REJOGJA.CO.ID, SLEMAN -- Pakar hukum pidana Universitas Islam Indonesia (UII), Ari Wibowo, menilai pembunuhan yang disertai dengan mutilasi yang akhir-akhir ini marak terjadi bukan karena ringannya hukuman pidana yang dijatuhkan kepada pelaku-pelaku sebelumnya. Sebab menurutnya banyak juga pelaku pembunuhan mutilasi yang dijatuhi pidana mati.
"Namun, menurut saya, mutilasi yang menyertai pembunuhan tersebut dilakukan untuk menyembunyikan kejahatannya. Misalnya, dengan dimutilasi, korban bisa dibuang ke lokasi yang jauh dari lokasi pembunuhan atau lebih gampang untuk dikubur. Bisa juga bagian tubuh korban dibuang secara terpisah-pisah. Semua itu dilakukan untuk menyembunyikan kejahatannya," kata Ari kepada Republika.co.id, Senin (17/7/2023).
Ari mengatakan, pelaku akan kesulitan menyembunyikan kejahatannya jika tubuh korban masih utuh. Hal tersebut justru hanya akan memudahkan kepolisian dalam melakukan pelacakan.
"Sekalipun modus pembunuhan yang demikian hampir selalu bisa ditemukan pelakunya, tetap juga (pembunuhan mutilasi) masih dilakukan hingga akhir-akhir ini," ujarnya.

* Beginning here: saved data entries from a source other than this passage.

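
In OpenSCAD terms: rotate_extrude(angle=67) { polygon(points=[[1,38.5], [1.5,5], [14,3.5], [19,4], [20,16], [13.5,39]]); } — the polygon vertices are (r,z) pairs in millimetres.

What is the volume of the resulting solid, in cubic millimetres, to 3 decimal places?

Volume = 6454.706 mm³

Profile (r,z), 6 vertices: (1,38.5) (1.5,5) (14,3.5) (19,4) (20,16) (13.5,39)
edge 0: (1,38.5)→(1.5,5)  cross = 1·5 − 1.5·38.5 = -52.7500; (r_i+r_j)·cross = 2.5·-52.7500 = -131.8750
edge 1: (1.5,5)→(14,3.5)  cross = 1.5·3.5 − 14·5 = -64.7500; (r_i+r_j)·cross = 15.5·-64.7500 = -1003.6250
edge 2: (14,3.5)→(19,4)  cross = 14·4 − 19·3.5 = -10.5000; (r_i+r_j)·cross = 33·-10.5000 = -346.5000
edge 3: (19,4)→(20,16)  cross = 19·16 − 20·4 = 224.0000; (r_i+r_j)·cross = 39·224.0000 = 8736.0000
edge 4: (20,16)→(13.5,39)  cross = 20·39 − 13.5·16 = 564.0000; (r_i+r_j)·cross = 33.5·564.0000 = 18894.0000
edge 5: (13.5,39)→(1,38.5)  cross = 13.5·38.5 − 1·39 = 480.7500; (r_i+r_j)·cross = 14.5·480.7500 = 6970.8750
Σcross = 1140.7500 → A = |Σcross|/2 = 570.3750 mm²
Σ(r_i+r_j)·cross = 33118.8750 → first moment M = |Σ|/6 = 5519.8125
R_c = M/A = 5519.8125/570.3750 = 9.6775 mm
θ = 67° = 1.169371 rad
V = θ·R_c·A = 1.169371·9.6775·570.3750 = 6454.706 mm³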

Ia menjelaskan, dalam teori kriminologi, kejahatan dibagi menjadi dua, yaitu white collar crime (WCC) dan blue collar crime (BCC). Menurut dia, WCC biasa disebut dengan modern crime dengan ciri-ciri antara lain perbuatannya dilakukan dengan cara yang halus (non-kekerasan) serta pelakunya adalah orang yang berpengetahuan atau memiliki kedudukan sosial ekonomi yang tinggi. Sementara BCC sebaliknya, dikenal dengan traditional crime, dilakukan dengan cara kekerasan dan pelakunya orang yang tidak atau kurang berpendidikan.
"Pembunuhan ini merupakan BCC sehingga pelakunya memiliki wawasan yang sangat terbatas sehingga meskipun selama ini selalu bisa dibongkar, tapi modus klasik tersebut masih tetap saja digunakan," katanya.
Ia menambahkan, dalam beberapa kasus, hakim tidak memvonis mati pelalu mutilasi. Hal tersebut karena ada hal-hal yang dipertimbangkan oleh hakim sebagai alasan yang memperingan, misalnya terdakwa mengakui perbuatannya dan berjanji tidak akan mengulanginya, terdakwa bersikap sopan selama pemeriksaan, dan lain sebagainya.
"Kalau diputus dengan pidana mati, biasanya tidak ada alasan yang meringankan, jadi semuanya memberatkan, misalnya, terdakwa telah melakukan perbuatan keji yang tidak berperikemanusiaan, terdakwa telah melakukan perbuatan keji yang meninggalkan luka mendalam dari keluarga korban dan lain-lain," kata dia.
"Sesuai dengan laporan polisi yang diterbitkan oleh Polresta Sleman, kita akan menindaklanjuti dengan proses penyidikan dengan Pasal 340, jadi proses pembunuhan berencana," ujar Dirreskrimum Polda DIY Kombes FX Endriadi Ahad (16/7/2023).